Irrespective of whether you believe in man-made climate change, this presents a far greater quandary. The fact is that the traditional economic model of perpetual growth, with a linear take-make-waste approach, in a planet of finite resources and population expansion, is a fallacy. Pursuing growth with no consideration for the non-monetary externalities of economic activity is progressively costing the broader society at large.
Material sustainability issues pose real and present risks for businesses, to an ever-greater extent. These range from financial, to operational, to reputational, and legal or regulatory aspects. All of these factors can affect a company’s operating cash flows and profits, its license to operate, even potentially impacting the ability to service its debts.

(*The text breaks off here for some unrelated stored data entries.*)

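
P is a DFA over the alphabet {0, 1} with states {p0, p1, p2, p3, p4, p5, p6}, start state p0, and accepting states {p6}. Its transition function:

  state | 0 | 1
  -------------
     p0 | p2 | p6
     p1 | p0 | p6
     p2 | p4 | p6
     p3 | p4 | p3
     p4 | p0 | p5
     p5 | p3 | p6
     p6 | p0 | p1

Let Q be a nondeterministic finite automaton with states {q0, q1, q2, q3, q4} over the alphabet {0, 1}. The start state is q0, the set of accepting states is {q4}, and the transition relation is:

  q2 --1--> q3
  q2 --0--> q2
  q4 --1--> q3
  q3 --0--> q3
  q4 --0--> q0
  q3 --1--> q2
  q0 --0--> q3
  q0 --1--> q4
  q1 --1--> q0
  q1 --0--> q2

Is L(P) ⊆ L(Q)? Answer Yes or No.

The string 01 is in L(P) but not in L(Q).
So L(P) ⊄ L(Q).

No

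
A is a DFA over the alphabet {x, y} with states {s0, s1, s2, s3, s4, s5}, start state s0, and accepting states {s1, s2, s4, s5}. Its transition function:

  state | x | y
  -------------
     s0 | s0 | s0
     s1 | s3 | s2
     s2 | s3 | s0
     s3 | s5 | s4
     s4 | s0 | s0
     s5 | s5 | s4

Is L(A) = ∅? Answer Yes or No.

The states reachable from the start state are {s0}.
None of the accepting states {s1, s2, s4, s5} is reachable, so no string is accepted and L(A) = ∅.

Yes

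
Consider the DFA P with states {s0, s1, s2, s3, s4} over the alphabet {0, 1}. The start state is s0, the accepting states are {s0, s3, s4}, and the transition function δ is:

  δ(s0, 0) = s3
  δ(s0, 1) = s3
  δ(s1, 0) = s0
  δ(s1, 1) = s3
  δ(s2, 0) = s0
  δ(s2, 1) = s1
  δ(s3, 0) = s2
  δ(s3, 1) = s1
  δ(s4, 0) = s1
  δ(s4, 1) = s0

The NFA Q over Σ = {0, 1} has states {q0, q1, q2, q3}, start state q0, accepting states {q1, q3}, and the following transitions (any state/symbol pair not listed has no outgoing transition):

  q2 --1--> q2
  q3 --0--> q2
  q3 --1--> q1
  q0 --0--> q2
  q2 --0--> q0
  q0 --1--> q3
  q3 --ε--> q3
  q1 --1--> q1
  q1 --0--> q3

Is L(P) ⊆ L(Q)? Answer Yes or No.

No

The empty string ε is in L(P) but not in L(Q).
So L(P) ⊄ L(Q).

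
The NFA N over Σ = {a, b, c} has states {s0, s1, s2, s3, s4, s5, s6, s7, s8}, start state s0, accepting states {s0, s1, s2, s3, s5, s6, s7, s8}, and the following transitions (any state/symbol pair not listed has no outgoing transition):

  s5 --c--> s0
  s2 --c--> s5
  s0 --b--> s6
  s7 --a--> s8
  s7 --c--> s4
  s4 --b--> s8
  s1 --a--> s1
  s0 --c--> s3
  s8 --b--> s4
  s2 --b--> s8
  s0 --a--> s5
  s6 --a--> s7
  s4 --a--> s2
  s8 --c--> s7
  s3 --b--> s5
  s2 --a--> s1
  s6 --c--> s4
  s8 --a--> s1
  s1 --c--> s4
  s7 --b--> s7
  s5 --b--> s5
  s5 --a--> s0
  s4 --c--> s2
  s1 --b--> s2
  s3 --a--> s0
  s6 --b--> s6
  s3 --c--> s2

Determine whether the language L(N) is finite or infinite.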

How a company opts to manage these considerations attests to the quality of its governance and how its intangible assets should be valued in the long term, as well as reducing costs and improving efficiencies. Moreover, going beyond managing downside risks, shared value and closed-loop innovations with distinct positive impacts integrated into the business model represent long-term opportunities for the forward-thinking.
For too long, the prevailing attitude among the global investment community has been that sustainability and financial returns are mutually exclusive; that sustainability considerations must compromise investment returns, violating fiduciary duties. This despite a plethora of academic and industry literature demonstrating, if anything, the reverse to be the case. In my view, in the current environment, the dismissal of sustainability concerns exposes investors to a significant risk of long-term underperformance and sudden downside shocks.
The consideration of sustainability factors is critical to making well-informed investment decisions and will only become increasingly so. Before too long, such practices will be the global norm rather than the exception.
By 2016, as an individual with a successful 16-year track record in traditional portfolio management, these questions were beginning to trouble me. I had a secure, desirable, well-paid career, with a fantastic team, at a reputable company that had treated me well as far back as my undergraduate years. Yet, I wanted to learn more, and so I enrolled in a two-year part-time Master’s Degree program in Corporate Environmental Governance at HKU.
One year into the programme, the answer became clear. I no longer wanted to chase short-term returns, without being more thoughtful about whether I was facilitating the flow of capital towards recipients who were a) contributing to the problem or b) offering part of the solution. With over US$200 trillion of investable assets globally, I firmly believed that some of it could be redirected to more positive uses.
The sustainable finance infrastructure in Hong Kong at this time was somewhat underdeveloped relative to international financial centre peers, but the conviction was strong enough that it felt disingenuous to wait, and so my employer and I parted ways on amicable terms and I ventured into the unknown. Many considered this a senseless gamble, several simply thought it “brave” (code for “mad”)… but it felt right, there was much still to learn, and no time to waste.
Around this point I stumbled, quite coincidentally, across the Tropical Landscapes Finance Facility. This is a joint venture between ADM Capital, the ADM Capital Foundation, BNP Paribas, UN Environment and the World Agroforestry Centre. The concept is to bring international private finance at scale into projects in Indonesia with a strong environmental and/ or social impact.
Indonesia grapples with many environmental and social challenges, and funding transformative projects in sustainable landscape use and renewable energy can contribute significantly to its long-term sustainable development. The aim is to build an innovative lending platform that can be replicated across other developing markets, to demonstrate that sustainable development does not have to be synonymous with pure philanthropy. The venture launched its first transaction in the sustainable agriculture sector in February 2018, and has many more exciting energy and landscape projects in the works.
A pioneering initiative such as this- one of the first in Hong Kong to attempt impactful finance at scale- is obviously not without challenges. However, every transaction we engage in brings additionality of capital that traditional investment approaches do not.
I know I, personally, would rather be instrumental in efforts to improve the world for future generations than continue to blindly enable a broken and unsustainable economic model.